Televisões sintonizadas nos noticiários sobre os atentados nos Estados Unidos, discussões sobre como enviar para Indianápolis os equipamentos para a prova e até se seria prudente deslocar a Fórmula 1 para lá. Esses foram temas debatidos ontem no autódromo de Monza. O empresário do show, Bernie Ecclestone, foi claro: ''Devemos ir para os Estados Unidos. Caso contrário, quem poderá nos dizer quando devemos viajar?'' A Ferrari radicalizou. Além de cancelar a festa programada para a celebração dos títulos deste ano, decidiu retirar o patrocínio de seus carros. ''Faremos apenas esporte'', dizia o comunicado.

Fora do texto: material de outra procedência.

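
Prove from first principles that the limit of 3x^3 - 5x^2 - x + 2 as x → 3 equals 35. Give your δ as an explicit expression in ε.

δ = min(2, ε/106)

Let ε > 0 be given. We want δ > 0 such that 0 < |x − 3| < δ implies |(3x^3 - 5x^2 - x + 2) − 35| < ε.
(3x^3 - 5x^2 - x + 2) − 35 = 3x^3 - 5x^2 - x - 33 = (x − 3)(3x^2 + 4x + 11).
So |(3x^3 - 5x^2 - x + 2) − 35| = |x − 3|·|3x^2 + 4x + 11|.
Require δ ≤ 2. Then |x − 3| < 2 gives |x| < 5, and by the triangle inequality |3x^2 + 4x + 11| ≤ 3·5^2 + 4·5 + 11 = 106.
Hence |(3x^3 - 5x^2 - x + 2) − 35| ≤ 106|x − 3| < ε provided |x − 3| < ε/106.
Choosing δ = min(2, ε/106) ensures both conditions, hence |(3x^3 - 5x^2 - x + 2) − 35| < ε.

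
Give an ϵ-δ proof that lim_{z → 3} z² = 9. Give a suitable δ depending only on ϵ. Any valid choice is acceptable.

Let ϵ > 0 be given. We seek δ > 0 with 0 < |z − 3| < δ ⇒ |z² − 9| < ϵ.
Factor: z² − 9 = (z − 3)(z + 3), so |z² − 9| = |z − 3|·|z + 3|.
Restrict δ ≤ 1. Then |z − 3| < 1 gives |z| < 4, so by the triangle inequality |z + 3| ≤ 4 + 3 = 7.
Hence |z² − 9| ≤ 7|z − 3|, which is < ϵ once |z − 3| < ϵ/7.
Take δ = min(1, ϵ/7). If 0 < |z − 3| < δ then both bounds hold and |z² − 9| ≤ 7|z − 3| < 7·(ϵ/7) = ϵ.

δ = min(1, ϵ/7)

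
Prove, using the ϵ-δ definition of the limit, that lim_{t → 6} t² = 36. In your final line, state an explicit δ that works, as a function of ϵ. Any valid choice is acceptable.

δ = min(1, ϵ/13)

Let ϵ > 0 be given. We seek δ > 0 with 0 < |t − 6| < δ ⇒ |t² − 36| < ϵ.
Factor: t² − 36 = (t − 6)(t + 6), so |t² − 36| = |t − 6|·|t + 6|.
Restrict δ ≤ 1. Then |t − 6| < 1 gives |t| < 7, so by the triangle inequality |t + 6| ≤ 7 + 6 = 13.
Hence |t² − 36| ≤ 13|t − 6|, which is < ϵ once |t − 6| < ϵ/13.
Take δ = min(1, ϵ/13). If 0 < |t − 6| < δ then both bounds hold and |t² − 36| ≤ 13|t − 6| < 13·(ϵ/13) = ϵ.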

A maioria, como o diretor da Benetton, Flavio Briatore, concorda com Ecclestone, mas mostra-se mais reticente: ''Vamos correr agora aqui na Itália, depois nos Estados Unidos e em seguida no Japão. Acho que devemos ficar atentos, porém, aos episódios dos próximos dias.''
Hoje o treino livre começará às 10h50, dez minutos antes do previsto, para acabar dez minutos antes do normal, às 11h50. Ao meio dia, toda a Fórmula 1 irá para a reta dos boxes e cumprirá um minuto de silêncio em reverência às vítimas dos atentados em Nova York e Washington.
O discurso de Michael Schumacher foi semelhante: ''Devemos de todas as formas pensar em medidas que possam evitar novas ações dessa natureza.'' Ele mostrou-se bastante reflexivo ao abordar a questão. ''É difícil encontrar expressões que definam o que senti naquela situação.'' Como quase todos pensam, a saída é, segundo o piloto alemão, ''continuar fazendo o que se fazia antes.''
Michael viajará aos Estados Unidos com o seu próprio avião, diferentemente da maioria dos colegas, que se deslocará em vôos de carreira, desde que o espaço aéreo norte-americano seja normalizado. Ontem coordenadores das equipes, como Jo Ramirez, da McLaren, e o engenheiro Rogério Gonçalves, da Petrobras, confirmaram que suas empresas têm equipamentos prontos para embarcar para os Estados Unidos, mas que por conta da proibição dos vôos estão retidos em seus aeroportos de origem.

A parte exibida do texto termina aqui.